Okay, I had a fun time in Washington, DC this spring once I realized I could play I Spy and look for quilts. I think this is a good game that I should keep playing, and if you have a picture of a quilt in art — whether it be in a painting or a photograph in a museum — send it over and when I get a slew, I’ll do a post.
Okay, this isn’t technically quilting, but it’s stitching. This is a detail of Mending, by Isabel Bishop and hangs in the National Portrait Gallery. She writes “I have noticed regular denizens of [Union] Square [in New York City] who, sitting on the benches or on the fountain, easting, sewing or rearranging their worldly good in paper bundles, seem to be leading the most private of lives, entirely oblivious to the public character of the place.

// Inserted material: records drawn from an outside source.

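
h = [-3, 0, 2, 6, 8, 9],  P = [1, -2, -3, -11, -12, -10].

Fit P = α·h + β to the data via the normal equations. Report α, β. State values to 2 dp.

α = -1.11, β = -2.11

The normal system XᵀX·[α, β]ᵀ = XᵀP is [[194, 22]; [22, 6]]·[α, β]ᵀ = [-261, -37]ᵀ.
Determinant 194·6 − 22² = 680.
α = ((-261)·6 − 22·(-37))/680 = -94/85; β = (194·(-37) − 22·(-261))/680 = -359/170.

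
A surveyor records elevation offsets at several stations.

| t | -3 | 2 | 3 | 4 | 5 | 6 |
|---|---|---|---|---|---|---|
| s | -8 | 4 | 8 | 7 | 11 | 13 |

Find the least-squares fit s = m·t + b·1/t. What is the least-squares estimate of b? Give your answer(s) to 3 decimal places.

Entries of MᵀM: Σt·t = 99, Σt·1/t = 6, Σ1/t·1/t = 241/400.
For Mᵀs: Σt·s = 217, Σ1/t·s = 269/20.
Δ = 99·(241/400) − 6² = 9459/400.
m = (217·(241/400) − 6·(269/20))/(9459/400) = 20017/9459; b = (99·(269/20) − 6·217)/(9459/400) = 3940/3153.

b = 1.250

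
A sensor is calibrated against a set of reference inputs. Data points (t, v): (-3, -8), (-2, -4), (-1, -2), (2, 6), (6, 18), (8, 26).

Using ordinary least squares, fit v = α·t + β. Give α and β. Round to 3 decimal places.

α = 2.980, β = 1.033

Entries of XᵀX: Σt·t = 118, Σt = 10, Σ1 = 6.
And Σt·v = 362, Σv = 36.
Δ = 118·6 − 10² = 608.
α = (362·6 − 10·36)/608 = 453/152; β = (118·36 − 10·362)/608 = 157/152.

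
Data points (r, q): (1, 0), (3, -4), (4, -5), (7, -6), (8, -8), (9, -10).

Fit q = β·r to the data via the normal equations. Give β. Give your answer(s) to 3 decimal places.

β = -1.036

Compute the Gram sums: Σr·r = 220.
Right-hand side: Σr·q = -228.
Hence β = -228 / 220 ≈ -1.03636.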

The not-beautiful forms of the fountain seem. . . to make a throne for the old man sewing his trousers; he is billowing old overcoat [becomes] a robe.”
This is a needlepoint stitchery in the gallery of the Washington National Cathedral that honors the 100 Most Famous Americans, all who have a red needlepoint pillow on a chair. Of course I was drawn to this one, honoring Elias Howe, inventor of the modern-day sewing machine. We ALL owe him a debt.
Sondra Freckelton’s Harvest is one of her still lives that capture “the quiet beauty of domestic, often feminized objects — quilts, garden implements, house wares, and fresh produce gathered from her own garden in the . . . Catskill Mountains.” I don’t know about you, but I was interested that a Smithsonian label-writer plopped in that phrase of “domestic, often feminized objects” when discussing Freckelton’s watercolor. Don’t tell our male quilters this.
And I knew she wasn’t herself a quilter, for who of us would plop down vegetables on top of this gorgeous appliqué quilt?
Mary Fletcher was born in 1940 and died in 1922, but her fine hand-pieced hexie silk quilt now resides in the Smithsonian’s National Portrait Gallery. We are all jealous!
I decided she had an amazing scrap bag to have so many beautiful silks to work with.
And lastly, Honore Sharrer’s Tribute to the American Working People, who employed the polyptych format of medieval paintings to pay homage to the working people of America.